El 3 de agosto de 2016, el Comité Olímpico Internacional (COI) aprobó, la incorporación del 'skateboarding' en los próximos Juegos Olímpicos de Tokio 2020, junto con el karate, el surf, el béisbol y la escalada. «Ojalá pueda ir finalmente. Soy muy joven, pero quiero demostrar a todas las chicas que pueden conseguir lo que se propongan», declara Brown, quien logró su primer contrato profesional a los siete años.

«Mi filosofía es: sé valiente, diviértete y hazlo porque te encanta», resume la pequeña deportista

De padre británico y madre japonesa, Brown tiene ahora como objetivo clasificarse para los Juegos de Tokio, aunque no parece que esta barrera vaya a ser un problema. «Va a ser genial. Solo quiero ir y disfrutar, ser yo misma, aunque si ganara sería increíble», asegura Sky, quien transmite con dulzura y tranquilidad la filosofía que guía sus pasos: «Sé valiente, diviértete y hazlo porque te encanta. Yo me siento libre practicando skate», asegura la pequeña que, con apenas 1,23 metros de altura, ejecuta con portentosa habilidad acrobacias increíbles.

Un futuro prometedor

Desde que comenzó a practicar este deporte a los tres años, sus padres tuvieron claro que tenía un futuro prometedor. Sin embargo, se les hizo difícil aceptar su pasión por el 'skateboarding' debido a los riesgos que conlleva. Hasta el punto de que su padre intentó, sin éxito, que cambiara de afición. «No quise que se subiera al monopatín antes de los tres años. Solo quería protegerla, pero ella volvía una y otra vez a coger ese juguete», recuerda su padre. «Lo pasé mal las primeras veces que vi a mi hija haciendo piruetas en el aire. Pero ahora confío en ella. Si me dice que puede hacerlo, yo la creo», confiesa su madre, Meiko, que ha sido su gran apoyo a lo largo de todos estos años.
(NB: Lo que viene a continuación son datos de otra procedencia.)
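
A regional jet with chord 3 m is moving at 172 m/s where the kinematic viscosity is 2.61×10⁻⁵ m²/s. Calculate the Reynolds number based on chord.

Re = 1.98×10^7

Re = v·c/ν = 172 × 3 / (2.61×10⁻⁵) = 1.98×10^7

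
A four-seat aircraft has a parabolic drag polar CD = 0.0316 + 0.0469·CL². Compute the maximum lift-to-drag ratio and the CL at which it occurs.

For CD = CD0 + K·CL², (L/D)max occurs at CL* = √(CD0/K) and equals 1/(2√(K·CD0)).
(L/D)max = 1/(2√(0.0469 × 0.0316)) = 1/(2 × 0.0385) = 13
CL* = √(0.0316/0.0469) = 0.821

(L/D)max = 13, at CL = 0.821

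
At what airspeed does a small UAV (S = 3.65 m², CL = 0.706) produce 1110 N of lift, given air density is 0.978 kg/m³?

v = 29.7 m/s

L = ½ρv²S·CL ⇒ v = √(2L/(ρ·S·CL))
v = √(2 × 1110 / (0.978 × 3.65 × 0.706)) = √880.9 = 29.7 m/s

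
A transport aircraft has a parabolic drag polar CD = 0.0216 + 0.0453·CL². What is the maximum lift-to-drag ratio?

For CD = CD0 + K·CL², (L/D)max occurs at CL* = √(CD0/K) and equals 1/(2√(K·CD0)).
(L/D)max = 1/(2√(0.0453 × 0.0216)) = 1/(2 × 0.03128) = 16

(L/D)max = 16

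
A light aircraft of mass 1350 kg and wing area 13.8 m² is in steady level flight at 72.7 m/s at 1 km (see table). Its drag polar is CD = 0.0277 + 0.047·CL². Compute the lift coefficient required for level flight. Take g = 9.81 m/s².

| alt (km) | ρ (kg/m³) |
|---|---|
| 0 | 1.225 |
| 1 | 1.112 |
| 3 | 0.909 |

At 1 km, from the table: ρ = 1.112 kg/m³.
Level flight ⇒ L = W = m·g = 1350 × 9.81 = 13244 N.
Dynamic pressure q = 0.5 × 1.112 × 72.7² = 2939 Pa.
CL = W/(q·S) = 13244 / (2939 × 13.8) = 0.3266.

CL = 0.327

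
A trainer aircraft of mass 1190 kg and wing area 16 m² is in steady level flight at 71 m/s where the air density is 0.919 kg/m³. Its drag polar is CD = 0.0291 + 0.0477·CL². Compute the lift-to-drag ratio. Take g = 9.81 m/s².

Weight W = mg = 1190 × 9.81 = 11674 N; in level flight L = W.
q = ½ρv² = ½ × 0.919 × 71² = 2316 Pa.
Required CL = L/(qS) = 11674/(2316·16) = 0.315.
CD = 0.0291 + 0.0477 × 0.315² = 0.03383.
L/D = CL/CD = 0.315 / 0.03383 = 9.31

L/D = 9.31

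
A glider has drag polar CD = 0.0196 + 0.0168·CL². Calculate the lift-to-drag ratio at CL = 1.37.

L/D = 26.8

CD = 0.0196 + 0.0168 × 1.37² = 0.05113
L/D = CL/CD = 1.37 / 0.05113 = 26.8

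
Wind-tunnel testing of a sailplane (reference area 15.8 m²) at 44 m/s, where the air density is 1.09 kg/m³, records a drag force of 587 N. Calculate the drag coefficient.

CD = 0.0352

From D = ½ρv²S·CD, rearranging gives CD = 2D/(ρv²S).
CD = 2 × 587 / (1.09 × 44² × 15.8) = 0.0352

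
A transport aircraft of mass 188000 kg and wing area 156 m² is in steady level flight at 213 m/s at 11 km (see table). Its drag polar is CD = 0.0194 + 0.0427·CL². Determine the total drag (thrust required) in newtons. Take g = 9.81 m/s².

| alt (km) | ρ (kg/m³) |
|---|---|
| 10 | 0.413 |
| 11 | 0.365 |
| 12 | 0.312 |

D = 1.38×10^5 N

At 11 km, from the table: ρ = 0.365 kg/m³.
Weight W = mg = 188000 × 9.81 = 1.8443×10^6 N; in level flight L = W.
q = ½ρv² = ½ × 0.365 × 213² = 8280 Pa.
CL = W/(q·S) = 1.8443×10^6 / (8280 × 156) = 1.428.
CD = 0.0194 + 0.0427 × 1.428² = 0.1065.
D = q·S·CD = 8280 × 156 × 0.1065 = 1.375×10^5 N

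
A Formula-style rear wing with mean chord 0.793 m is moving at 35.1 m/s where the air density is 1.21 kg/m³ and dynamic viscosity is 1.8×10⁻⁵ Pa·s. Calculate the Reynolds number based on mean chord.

Re = ρ·v·c/μ = 1.21 × 35.1 × 0.793 / (1.8×10⁻⁵) = 1.87×10^6

Re = 1.87×10^6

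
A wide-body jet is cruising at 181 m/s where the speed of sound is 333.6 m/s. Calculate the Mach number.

M = v/a = 181 / 333.6 = 0.543

M = 0.543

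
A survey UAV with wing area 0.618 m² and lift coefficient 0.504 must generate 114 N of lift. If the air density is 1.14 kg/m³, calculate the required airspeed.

L = ½ρv²S·CL ⇒ v = √(2L/(ρ·S·CL))
v = √(2 × 114 / (1.14 × 0.618 × 0.504)) = √642.1 = 25.3 m/s

v = 25.3 m/s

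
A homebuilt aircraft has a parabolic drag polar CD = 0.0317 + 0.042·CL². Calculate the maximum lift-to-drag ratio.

(L/D)max = 13.7

For CD = CD0 + K·CL², (L/D)max occurs at CL* = √(CD0/K) and equals 1/(2√(K·CD0)).
(L/D)max = 1/(2√(0.042 × 0.0317)) = 1/(2 × 0.03649) = 13.7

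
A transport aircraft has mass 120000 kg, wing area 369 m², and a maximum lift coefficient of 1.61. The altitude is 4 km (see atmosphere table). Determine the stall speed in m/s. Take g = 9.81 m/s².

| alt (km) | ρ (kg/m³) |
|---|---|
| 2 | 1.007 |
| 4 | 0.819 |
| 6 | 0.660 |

V_stall = 69.6 m/s

At 4 km, from the table: ρ = 0.819 kg/m³.
At stall, lift equals weight: L = W = m·g = 120000 × 9.81 = 1.177×10^6 N.
From L = ½ρV²S·CL,max = W: V_stall = √(2W/(ρSCL,max)) = √(2·1.177×10^6/(0.819·369·1.61))
V_stall = √4839 = 69.6 m/s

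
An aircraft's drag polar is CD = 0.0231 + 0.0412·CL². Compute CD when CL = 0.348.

CD = 0.0281

CD = 0.0231 + 0.0412 × 0.348² = 0.0231 + 0.004989 = 0.0281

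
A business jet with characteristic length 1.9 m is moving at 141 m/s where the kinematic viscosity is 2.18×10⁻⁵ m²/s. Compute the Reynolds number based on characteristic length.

Re = 1.23×10^7

Re = v·c/ν = 141 × 1.9 / (2.18×10⁻⁵) = 1.23×10^7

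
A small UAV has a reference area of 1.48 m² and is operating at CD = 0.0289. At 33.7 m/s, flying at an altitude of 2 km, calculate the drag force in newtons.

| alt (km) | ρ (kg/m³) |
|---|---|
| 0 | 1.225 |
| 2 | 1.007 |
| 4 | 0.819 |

D = 24.5 N

At 2 km, from the table: ρ = 1.007 kg/m³.
Dynamic pressure q = ½ρv² = ½ × 1.007 × 33.7² = 571.8 Pa.
D = q·S·CD = 571.8 × 1.48 × 0.0289 = 24.5 N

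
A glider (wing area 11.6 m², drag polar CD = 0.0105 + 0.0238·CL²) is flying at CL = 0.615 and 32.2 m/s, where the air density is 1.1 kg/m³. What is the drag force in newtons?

CD = 0.0105 + 0.0238 × 0.615² = 0.0195
D = ½ρv²S·CD = ½ × 1.1 × 32.2² × 11.6 × 0.0195 = 129 N

D = 129 N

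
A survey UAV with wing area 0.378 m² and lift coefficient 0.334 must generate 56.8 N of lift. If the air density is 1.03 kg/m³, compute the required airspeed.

L = ½ρv²S·CL ⇒ v = √(2L/(ρ·S·CL))
v = √(2 × 56.8 / (1.03 × 0.378 × 0.334)) = √873.6 = 29.6 m/s

v = 29.6 m/s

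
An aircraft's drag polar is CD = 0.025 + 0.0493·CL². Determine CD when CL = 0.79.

CD = 0.0558

CD = 0.025 + 0.0493 × 0.79² = 0.025 + 0.03077 = 0.0558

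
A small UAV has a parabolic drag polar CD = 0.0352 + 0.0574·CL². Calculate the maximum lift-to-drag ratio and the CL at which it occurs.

For CD = CD0 + K·CL², (L/D)max occurs at CL* = √(CD0/K) and equals 1/(2√(K·CD0)).
(L/D)max = 1/(2√(0.0574 × 0.0352)) = 1/(2 × 0.04495) = 11.1
CL* = √(0.0352/0.0574) = 0.783

(L/D)max = 11.1, at CL = 0.783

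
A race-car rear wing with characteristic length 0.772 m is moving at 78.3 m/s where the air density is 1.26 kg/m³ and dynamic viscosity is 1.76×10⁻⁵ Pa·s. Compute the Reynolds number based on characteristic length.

Re = 4.33×10^6

Re = ρ·v·c/μ = 1.26 × 78.3 × 0.772 / (1.76×10⁻⁵) = 4.33×10^6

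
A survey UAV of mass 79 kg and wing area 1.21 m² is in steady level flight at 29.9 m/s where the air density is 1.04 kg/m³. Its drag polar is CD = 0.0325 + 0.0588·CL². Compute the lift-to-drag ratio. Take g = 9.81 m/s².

Level flight ⇒ L = W = m·g = 79 × 9.81 = 774.99 N.
q = ½ρv² = ½ × 1.04 × 29.9² = 464.9 Pa.
Required CL = L/(qS) = 774.99/(464.9·1.21) = 1.378.
CD = 0.0325 + 0.0588 × 1.378² = 0.1441.
L/D = CL/CD = 1.378 / 0.1441 = 9.56

L/D = 9.56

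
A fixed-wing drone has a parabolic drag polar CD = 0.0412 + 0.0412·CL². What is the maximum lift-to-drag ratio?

(L/D)max = 12.1

For CD = CD0 + K·CL², (L/D)max occurs at CL* = √(CD0/K) and equals 1/(2√(K·CD0)).
(L/D)max = 1/(2√(0.0412 × 0.0412)) = 1/(2 × 0.0412) = 12.1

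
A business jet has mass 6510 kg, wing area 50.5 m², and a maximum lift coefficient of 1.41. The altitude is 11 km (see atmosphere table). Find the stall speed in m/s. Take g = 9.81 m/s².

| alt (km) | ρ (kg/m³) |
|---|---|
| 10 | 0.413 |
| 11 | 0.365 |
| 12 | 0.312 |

At 11 km, from the table: ρ = 0.365 kg/m³.
Weight W = mg = 6510 × 9.81 = 63860 N.
V_stall = √(2W/(ρ·S·CL,max)) = √(2 × 63860 / (0.365 × 50.5 × 1.41))
V_stall = √4914 = 70.1 m/s

V_stall = 70.1 m/s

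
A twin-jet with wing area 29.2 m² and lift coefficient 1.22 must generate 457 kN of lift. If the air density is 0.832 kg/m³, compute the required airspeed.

v = 176 m/s

L = ½ρv²S·CL ⇒ v = √(2L/(ρ·S·CL))
v = √(2 × 4.57×10^5 / (0.832 × 29.2 × 1.22)) = √30840 = 176 m/s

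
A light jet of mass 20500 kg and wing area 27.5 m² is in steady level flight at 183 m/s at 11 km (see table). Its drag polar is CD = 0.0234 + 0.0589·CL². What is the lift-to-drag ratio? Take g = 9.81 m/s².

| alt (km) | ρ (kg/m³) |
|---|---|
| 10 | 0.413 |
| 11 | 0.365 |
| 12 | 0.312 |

At 11 km, from the table: ρ = 0.365 kg/m³.
Level flight ⇒ L = W = m·g = 20500 × 9.81 = 2.011×10^5 N.
Dynamic pressure q = 0.5 × 0.365 × 183² = 6112 Pa.
CL = W/(q·S) = 2.011×10^5 / (6112 × 27.5) = 1.197.
CD = 0.0234 + 0.0589 × 1.197² = 0.1077.
L/D = CL/CD = 1.197 / 0.1077 = 11.1

L/D = 11.1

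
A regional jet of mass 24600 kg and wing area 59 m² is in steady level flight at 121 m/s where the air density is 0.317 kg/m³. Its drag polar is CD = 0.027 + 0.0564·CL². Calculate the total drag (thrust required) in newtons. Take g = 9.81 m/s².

Level flight ⇒ L = W = m·g = 24600 × 9.81 = 2.4133×10^5 N.
q = ½ρv² = ½ × 0.317 × 121² = 2321 Pa.
Required CL = L/(qS) = 2.4133×10^5/(2321·59) = 1.763.
CD = 0.027 + 0.0564 × 1.763² = 0.2022.
D = q·S·CD = 2321 × 59 × 0.2022 = 27690 N

D = 27700 N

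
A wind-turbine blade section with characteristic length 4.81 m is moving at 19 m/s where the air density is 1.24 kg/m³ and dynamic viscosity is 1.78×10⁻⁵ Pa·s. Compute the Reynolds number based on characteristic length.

Re = ρ·v·c/μ = 1.24 × 19 × 4.81 / (1.78×10⁻⁵) = 6.37×10^6

Re = 6.37×10^6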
Lejos de que su fama se le suba a la cabeza -tiene 325.000 usuarios que siguen sus hazañas en Instagram-, Brown aprovecha la oportunidad que le ha dado el deporte para servir de inspiración a otros niños menos afortunados. Relata que fue al visitar Camboya con sus padres cuando sintió la necesidad de ayudar a otros críos de su edad pero sin acceso a agua potable ni a una educación.

Gracias a un acuerdo con un fabricante de monopatines, Brown diseñó una tabla cuya comercialización ha servido para financiar escuelas de patinaje para menores desfavorecidos.

En la actualidad, Sky está volcada en enseñar las cabriolas más espectaculares a su hermano Ocean, de siete años, con quien comparte su afición al skate y al surf. ¿Por qué no volar también sobre las olas?, debió de pensar su padre cuando les hizo madrugar por primera vez para ir a la playa. Y, aunque en un primer momento no les hizo mucha gracia, ahora son ellos los que le suplican que les lleve bien temprano para cabalgar las primeras olas del día.